Les “Werkbundarchiv – Museum der Dinge” de Berlin transforment leurs visiteurs en “gardiens de choses” et financent des cartons sans acide et le nettoyage de leurs objets avec les contributions aux soins.
Datation : vers 1900.
Purzel, le bonhomme Aral, était encore disponible il y a peu. Le pilon à pommes de terre aussi, tout comme une main en bois et un attrape-gouttes bleu clair. Tous ces objets attendent leur “gardien de choses”, un parrain qui prend soin d’une pièce de musée pendant un an pour un minimum de 40 euros et un maximum de 500 euros.

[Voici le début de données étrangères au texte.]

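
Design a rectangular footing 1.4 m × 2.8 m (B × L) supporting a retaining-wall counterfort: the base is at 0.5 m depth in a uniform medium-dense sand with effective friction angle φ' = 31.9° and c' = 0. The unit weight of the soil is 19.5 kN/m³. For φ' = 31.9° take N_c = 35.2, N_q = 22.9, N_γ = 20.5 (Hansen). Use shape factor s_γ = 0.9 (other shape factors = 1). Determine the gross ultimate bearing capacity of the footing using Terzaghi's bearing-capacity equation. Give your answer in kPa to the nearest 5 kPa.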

Les “Dingpflegschaften” sont une idée des “Werkbundarchivs – Museum der Dinge” de Berlin, une institution très particulière dans le paysage muséal berlinois. L’accent y est mis sur les objets quotidiens, le design sans grands noms – bien qu’il y ait aussi de nombreuses pièces de design renommées. Présenté dans de grandes vitrines d’armoires, parfois classées par couleur, parfois par forme ou par usage, le visiteur découvre son univers quotidien tout à fait profane dans de nouveaux contextes et des vues originales.

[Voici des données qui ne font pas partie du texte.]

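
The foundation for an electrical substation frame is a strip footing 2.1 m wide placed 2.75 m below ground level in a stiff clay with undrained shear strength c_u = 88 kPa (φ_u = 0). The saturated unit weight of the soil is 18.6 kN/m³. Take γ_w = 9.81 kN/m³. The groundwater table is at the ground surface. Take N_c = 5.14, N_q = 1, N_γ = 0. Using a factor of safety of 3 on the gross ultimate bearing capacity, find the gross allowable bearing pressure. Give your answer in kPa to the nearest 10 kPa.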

Le musée ne propose ainsi rien de moins qu’un hommage aux objets de la vie quotidienne souvent utilisés, généralement appréciés uniquement pour leur fonctionnalité : cafetières, cendriers, clés, interrupteurs, outils, jouets.
Depuis huit ans, le musée organise début décembre une “journée d’entretien des objets”, au cours de laquelle les visiteurs ont la possibilité de choisir les objets exposés sur place, de négocier un montant d’entretien et d’avoir ensuite pendant un an “leur” objet exposé au musée. La “vache de l’espoir” a ainsi obtenu un gardien, le filtre rapide Melitta numéro 102 également et une réservation a déjà été faite pour un hochet pour bébé.
De nombreuses autres pièces attendent encore. Au total, le musée conclut chaque année 120 à 140 contrats d’entretien avec ses visiteurs venus de toute l’Allemagne. Certains entretiennent “leur” objet depuis des années, d’autres en changent. Parmi les soignants, on trouve des entreprises, des familles et de nombreux amateurs.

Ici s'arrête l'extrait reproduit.